Film Stars Don’t Die in Liverpool


Once an Oscar-winning Hollywood movie star, Gloria Grahame (Annette Bening) now performs on the 1970s Liverpool stage and lives in a boarding house. There, she meets much younger Peter Turner (Jamie Bell) and a May-September romance blooms in “Film Stars Don’t Die in Liverpool.”


Laura's Review: C+

Gloria Grahame was a distinctive femme fatale both on the screen in such classics as "In a Lonely Place" and off where she notoriously wed the son of her second husband Nicolas Ray during her fourth trip to the altar. "Film Stars Don't Die in Liverpool" focuses on a late fling with another much younger man, Peter Turner, whose memoir provided the basis for this film. Annette Benning doesn't much resemble the actress, but her breathy delivery and melding of wounded bird and show biz survivor is a startling facsimile. Jamie Bell's turn as Turner is equally adept, a cocky young man knocked out by the older screen siren. As in her "20th Century Women," Benning once again seduces a younger man with her dance moves, she and Bell grooving to each other and a disco beat. But director Paul McGuigan ("Victor Frankenstein") can't find the hook to elevate this story - we're left wondering why we should care about watching a fading film star die in a middle class Liverpool home (whose matriarch, Peter's mum, is played by Julie Walters). Grahame's past is only hinted at when she takes Peter on a trip to her own home in Southern California. Grade:



Robin's Review: B-

Based on Peter Turner’s memoir, “Film Stars…” spans the last years of actress Gloria Grahame’s life. The former movie star had survived four failed marriages, gave birth to four children, battled cancer and lost her once-promising career.

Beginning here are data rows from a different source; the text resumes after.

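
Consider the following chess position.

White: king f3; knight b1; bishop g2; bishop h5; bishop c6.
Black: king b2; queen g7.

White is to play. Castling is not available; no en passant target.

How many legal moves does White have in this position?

White to move; king on f3.
In check: no.
Legal moves: Bce8, Ba8, Bd7, Bb7, Bd5, Bb5, Be4, Ba4, Bhe8, Bf7, Bg6, Bg4, Kf4, Ke4, Ke3, Kf2, Ke2, Bh3, Bh1, Bf1, Nc3, Na3, Nd2.
Count: 23.

23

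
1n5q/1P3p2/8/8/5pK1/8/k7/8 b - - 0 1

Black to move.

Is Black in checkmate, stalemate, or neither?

neither

Black to move; black king on a2.
In check: no.
Legal moves for Black include: Qg8+, Qf8, Qe8, Qd8, Qc8+, Qh7, Qg7+, Qh6, Qf6, Qh5+, Qe5, Qh4+, Qd4, Qh3+, Qc3, Qh2, Qb2, Qh1, ... (list truncated; more exist).
Black has legal moves and is not in check → neither.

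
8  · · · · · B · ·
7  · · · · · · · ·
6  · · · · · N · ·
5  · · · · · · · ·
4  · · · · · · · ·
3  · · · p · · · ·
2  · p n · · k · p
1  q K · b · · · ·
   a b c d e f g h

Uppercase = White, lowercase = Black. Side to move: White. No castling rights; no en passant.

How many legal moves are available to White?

0

White to move; king on b1.
In check: yes, from the black queen on a1.
Legal moves: none.
Count: 0.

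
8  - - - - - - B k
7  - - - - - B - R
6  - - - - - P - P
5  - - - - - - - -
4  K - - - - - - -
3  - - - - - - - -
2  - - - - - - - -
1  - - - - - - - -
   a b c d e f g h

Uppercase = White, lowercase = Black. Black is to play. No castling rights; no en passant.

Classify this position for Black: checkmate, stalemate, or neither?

checkmate

Black to move; black king on h8.
In check: yes, from the white rook on h7.
King squares — g7: attacked by Pf6; h7: attacked by Bg8; g8: attacked by Bf7.
Legal moves for Black: none.
In check with no legal moves → checkmate.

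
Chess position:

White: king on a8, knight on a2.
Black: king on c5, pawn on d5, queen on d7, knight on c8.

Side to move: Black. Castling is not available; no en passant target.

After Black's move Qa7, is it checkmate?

yes

After Qa7: white king on a8; in check: yes, from the black queen on a7.
King squares — a7: attacked by Nc8; b7: attacked by Qa7; b8: attacked by Qa7.
White has no legal moves → checkmate.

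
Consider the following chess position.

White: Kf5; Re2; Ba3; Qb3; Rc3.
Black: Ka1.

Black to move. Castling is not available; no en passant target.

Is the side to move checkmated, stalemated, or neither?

Black to move; black king on a1.
In check: no.
King squares — b1: attacked by Qb3; a2: attacked by Re2; b2: attacked by Re2.
Legal moves for Black: none.
Not in check and no legal moves → stalemate.

stalemate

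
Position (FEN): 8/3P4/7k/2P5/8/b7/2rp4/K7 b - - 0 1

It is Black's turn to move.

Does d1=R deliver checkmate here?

yes

After d1=R: white king on a1; in check: yes, from the black rook on d1.
King squares — b1: attacked by Rd1; a2: attacked by Rc2; b2: attacked by Rc2.
White has no legal moves → checkmate.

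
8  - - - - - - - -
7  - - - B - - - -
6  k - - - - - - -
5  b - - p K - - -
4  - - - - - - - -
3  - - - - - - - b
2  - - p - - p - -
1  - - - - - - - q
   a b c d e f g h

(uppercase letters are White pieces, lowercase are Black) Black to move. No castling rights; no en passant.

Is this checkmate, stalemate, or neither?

Black to move; black king on a6.
In check: no.
Legal moves for Black include: Kb7, Ka7, Kb6, Bd8, Bc7+, Bb6, Bb4, Bc3+, Bd2, Be1, Bxd7, Be6, Bf5, Bg4, Bg2, Bf1, Qe4+, Qf3, ... (list truncated; more exist).
Black has legal moves and is not in check → neither.

neither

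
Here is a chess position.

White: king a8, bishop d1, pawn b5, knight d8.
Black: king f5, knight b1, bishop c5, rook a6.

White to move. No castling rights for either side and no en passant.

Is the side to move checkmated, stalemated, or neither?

neither

White to move; white king on a8.
In check: yes, from the black rook on a6.
King squares — a7: attacked by Bc5; b7: available; b8: available.
Legal moves for White: Kb8, Kb7, bxa6.
White is in check but has 3 legal moves → neither.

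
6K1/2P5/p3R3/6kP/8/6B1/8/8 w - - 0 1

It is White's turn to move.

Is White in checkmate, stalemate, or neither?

neither

White to move; white king on g8.
In check: no.
Legal moves for White include: Kh8, Kf8, Kh7, Kg7, Kf7, Re8, Re7, Rh6, Rg6+, Rf6, Rd6, Rc6, Rb6, Rxa6, Re5+, Re4, Re3, Re2, ... (list truncated; more exist).
White has legal moves and is not in check → neither.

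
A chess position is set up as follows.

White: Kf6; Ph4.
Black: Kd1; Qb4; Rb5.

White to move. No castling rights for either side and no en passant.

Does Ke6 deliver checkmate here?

After Ke6: black king on d1; in check: no.
Black is not in check, so this cannot be checkmate.

no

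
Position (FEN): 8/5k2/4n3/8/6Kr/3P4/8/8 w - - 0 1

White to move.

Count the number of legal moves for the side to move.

4

White to move; king on g4.
In check: yes, from the black rook on h4.
Legal moves: Kf5, Kxh4, Kg3, Kf3.
Count: 4.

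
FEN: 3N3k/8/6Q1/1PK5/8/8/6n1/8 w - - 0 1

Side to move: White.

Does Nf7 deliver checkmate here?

After Nf7: black king on h8; in check: yes, from the white knight on f7.
King squares — g7: attacked by Qg6; h7: attacked by Qg6; g8: attacked by Qg6.
Black has no legal moves → checkmate.

yes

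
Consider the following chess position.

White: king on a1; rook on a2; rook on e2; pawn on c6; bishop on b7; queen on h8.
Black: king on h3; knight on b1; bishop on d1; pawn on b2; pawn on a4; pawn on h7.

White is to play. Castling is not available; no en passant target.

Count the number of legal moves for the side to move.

5

White to move; king on a1.
In check: yes, from the black pawn on b2.
Legal moves: Kxb2, Kxb1, Qxb2, Rexb2, Raxb2.
Count: 5.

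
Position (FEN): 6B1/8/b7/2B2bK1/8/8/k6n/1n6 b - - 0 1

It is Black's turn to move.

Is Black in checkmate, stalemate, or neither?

neither

Black to move; black king on a2.
In check: yes, from the white bishop on g8.
Legal moves for Black: Kb2, Ka1, Bc4, Be6.
Black is in check but has 4 legal moves → neither.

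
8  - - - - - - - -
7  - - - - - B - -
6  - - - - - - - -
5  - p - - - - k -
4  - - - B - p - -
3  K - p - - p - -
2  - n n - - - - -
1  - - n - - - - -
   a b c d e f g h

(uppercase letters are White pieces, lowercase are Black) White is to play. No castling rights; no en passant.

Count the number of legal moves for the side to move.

0

White to move; king on a3.
In check: yes, from the black knight on c2.
Legal moves: none.
Count: 0.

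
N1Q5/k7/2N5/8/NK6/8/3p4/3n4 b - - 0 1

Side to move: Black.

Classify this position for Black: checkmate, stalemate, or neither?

Black to move; black king on a7.
In check: yes, from the white knight on c6.
King squares — a6: attacked by Qc8; b6: attacked by Na4; b7: attacked by Qc8; a8: attacked by Qc8; b8: attacked by Nc6.
Legal moves for Black: none.
In check with no legal moves → checkmate.

checkmate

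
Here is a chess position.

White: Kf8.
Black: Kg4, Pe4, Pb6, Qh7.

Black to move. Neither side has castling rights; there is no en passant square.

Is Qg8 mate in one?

no

After Qg8: white king on f8; in check: yes, from the black queen on g8.
White has 2 legal replies: Kxg8, Ke7.
In check but a legal move exists → not checkmate.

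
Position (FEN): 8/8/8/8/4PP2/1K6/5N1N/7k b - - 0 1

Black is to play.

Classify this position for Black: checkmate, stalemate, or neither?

Black to move; black king on h1.
In check: yes, from the white knight on f2.
King squares — g1: available; g2: available; h2: available.
Legal moves for Black: Kxh2, Kg2, Kg1.
Black is in check but has 3 legal moves → neither.

neither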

Now, in her fifties, she struggles to find work, taking any acting job she can, including a play revival in the titular town. There, she ends up in a boarding house run by Bella and Joe Turner (Julie Walters and Kenneth Cranham) and meets handsome, young Peter, a struggling actor. Annette Bening, though she does not actually resemble Gloria Grahame, roots her performance in the melancholy and hope of a woman who was once on the cusp of true fame, only to have it dashed by bad life decisions. Peter represents the youthful link to that past as their romance takes hold and a short idyll ensues. Bening’s is a real character study and conveys the bundles of emotions and memories of an actress at the end of her career. Jamie Bell’s Peter is the foil, who gives, through his devotion to Gloria, the love she needs and deserves. There is sadness to the story but also a joy of someone who, in the end, is loved unconditionally.